A large study testing a coronavirus vaccine developed by Oxford University and AstraZeneca has been paused after a participant had a suspected adverse reaction in the United Kingdom.
Although AstraZeneca described it as a “routine” pause in the case of “an unexplained illness”, the halt has triggered fears of delays in finding a solution to the Covid-19 pandemic.
A spokesperson for the British-Swedish multinational pharmaceutical said in a statement that the company’s “standard review process triggered a pause to vaccination to allow the review of safety data.”
Hopes have been high that the AstraZeneca-Oxford University vaccine might be one of the first, among dozens being developed globally, to hit the market, following successful phase one and two testings.
Last month, AstraZeneca began recruiting 30,000 people in the United States for its largest study as it moved to phase three. It also started testing the vaccine in Britain, Brazil, and South Africa. Kenya also announced it has applied to participate in the Oxford study.
“As part of the ongoing randomised, controlled global trials of the Oxford coronavirus vaccine, our standard review process was triggered and we voluntarily paused vaccination to allow a review of safety data by an independent committee,” said AstraZeneca.
“This is a routine action which has to happen whenever there is a potentially unexplained illness in one of the trials, while it is investigated, ensuring we maintain the integrity of the trials,” the pharmaceutical added.
According to a BBC report, this is the second time such a pause has happened with the Oxford University-AstraZeneca coronavirus vaccine trial since the first volunteers were immunised in April.
“In large trials, illnesses will happen by chance but must be independently reviewed to check this carefully,” said an Oxford University spokesperson.
For now, all international vaccination sites, in the UK, Brazil, South Africa, and the US are on hold until a final decision on restarting the trial is taken by the UK’s medical regulator the Medicines and Healthcare products Regulatory Agency (MHRA).

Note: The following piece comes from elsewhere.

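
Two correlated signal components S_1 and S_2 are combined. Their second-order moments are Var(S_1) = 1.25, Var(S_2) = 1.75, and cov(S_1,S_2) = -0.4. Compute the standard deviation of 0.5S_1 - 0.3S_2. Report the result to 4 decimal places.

Var(0.5S_1 - 0.3S_2) = (0.5)²·Var(S_1) + (-0.3)²·Var(S_2) + 2·(0.5)·(-0.3)·cov(S_1,S_2)
= 0.25·1.25 + 0.09·1.75 + -0.3·-0.4 = 0.59
SD(0.5S_1 - 0.3S_2) = √0.59 ≈ 0.7681

0.7681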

Two other vaccines which are currently undergoing large testings in the US include one by Moderna Inc, and the other by Pfizer and Germany’s BioNTech. About two-thirds of the needed participants have already been recruited for the studies.
Temporary holds of large medical studies are not unusual as investigations of unexpected reactions among participants are a mandatory safety step. In a follow-up statement, first reported by Stat News, AstraZeneca said it initiated the study hold. Details of the unexplained illness have not been released, and the nature of the adverse reaction and when it happened was not immediately known.
The World Health Organisation (WHO) has reiterated that the safety of a prospective vaccine for Covid-19 comes "first and foremost".
“Just because we talk about speed ... it doesn't mean we start compromising or cutting corners on what would normally be assessed,” Soumya Swaminathan, the WHO’s chief scientist said during a social media event.